Il fronça le sourcil et me regarda en face.

J’avais fait le premier pas, mesdames. Il fallait aller de l’avant, mais Dieu sait ce que j’aurais donné pour avoir une heure de réflexion et tracer à tête reposée mon plan de bataille.

Je n’hésite pas à déclarer, contrairement peut-être à l’honnêteté de vos impressions, que mon attaque était téméraire et folle. Au point de vue des affaires, cet homme était bardé de pied en cap, et je n’avais, moi, qu’une arme de hasard, bonne tout au plus à provoquer la révision d’un tout petit procès. Je parlais de millions et il ne s’agissait que de douze mille francs dans ma quittance.

À un point de vue plus élevé, quelle preuve, je dis même quelle preuve morale avais-je contre cet homme que mon instinct accusait d’assassinat ?

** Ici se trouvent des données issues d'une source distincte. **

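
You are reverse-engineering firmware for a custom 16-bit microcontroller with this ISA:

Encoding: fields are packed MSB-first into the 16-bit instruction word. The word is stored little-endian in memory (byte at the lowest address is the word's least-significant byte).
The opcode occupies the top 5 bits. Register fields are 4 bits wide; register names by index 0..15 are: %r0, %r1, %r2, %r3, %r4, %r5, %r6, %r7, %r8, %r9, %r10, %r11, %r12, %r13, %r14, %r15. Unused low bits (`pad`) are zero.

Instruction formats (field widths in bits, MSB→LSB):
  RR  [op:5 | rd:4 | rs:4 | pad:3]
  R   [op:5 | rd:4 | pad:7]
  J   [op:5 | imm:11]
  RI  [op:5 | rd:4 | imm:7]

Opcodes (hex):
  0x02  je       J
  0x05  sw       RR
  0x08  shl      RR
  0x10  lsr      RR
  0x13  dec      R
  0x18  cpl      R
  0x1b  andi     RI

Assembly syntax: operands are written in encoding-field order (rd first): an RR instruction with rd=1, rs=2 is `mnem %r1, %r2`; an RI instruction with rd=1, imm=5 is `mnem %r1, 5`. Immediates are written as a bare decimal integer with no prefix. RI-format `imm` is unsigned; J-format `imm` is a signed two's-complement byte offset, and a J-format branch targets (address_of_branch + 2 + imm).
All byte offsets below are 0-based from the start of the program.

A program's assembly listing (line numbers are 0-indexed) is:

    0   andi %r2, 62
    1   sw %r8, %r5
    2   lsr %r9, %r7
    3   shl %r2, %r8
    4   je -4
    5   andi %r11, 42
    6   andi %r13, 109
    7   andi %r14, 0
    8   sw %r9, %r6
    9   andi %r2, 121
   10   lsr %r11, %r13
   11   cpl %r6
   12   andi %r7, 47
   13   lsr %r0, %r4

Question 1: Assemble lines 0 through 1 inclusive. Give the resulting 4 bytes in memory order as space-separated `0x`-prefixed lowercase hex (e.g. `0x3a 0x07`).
0x3e 0xd9 0x28 0x2c

line 0 (andi): pack op=0x1b:5|rd=2:4|imm=62:7 = 0xd93e; little→ 3e d9
line 1 (sw): pack op=0x5:5|rd=8:4|rs=5:4|pad=0:3 = 0x2c28; little→ 28 2c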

La fortune, dit-on, favorise les audacieux, mais encore faut-il que l’audacieux ne soit pas un extravagant appelant en duel, le fourreau vide à la main, un maître d’escrime qui brandit une épée.

— Monsieur Corbière, reprit le Judas avec calme, vous êtes beaucoup plus jeune que je ne croyais. Ceci n’est pas un mauvais compliment, bien au contraire : la preuve, c’est que j’augmente mes offres, tant pour vous que pour vos amis et clients dont le sort m’intéresse. Je consens à doter le jeune Chédéglise, quoique je ne lui doive rien ; je m’engage à tester en faveur de Mlle de Keroulaz, par-devant notaire, s’entend, si Mlle de Keroulaz, comble mes vœux en devenant ma femme. Ainsi finiront toutes les contestations et… voyons, ne liardons pas : mille louis pour vous, monsieur Corbière, cela vous va-t-il ?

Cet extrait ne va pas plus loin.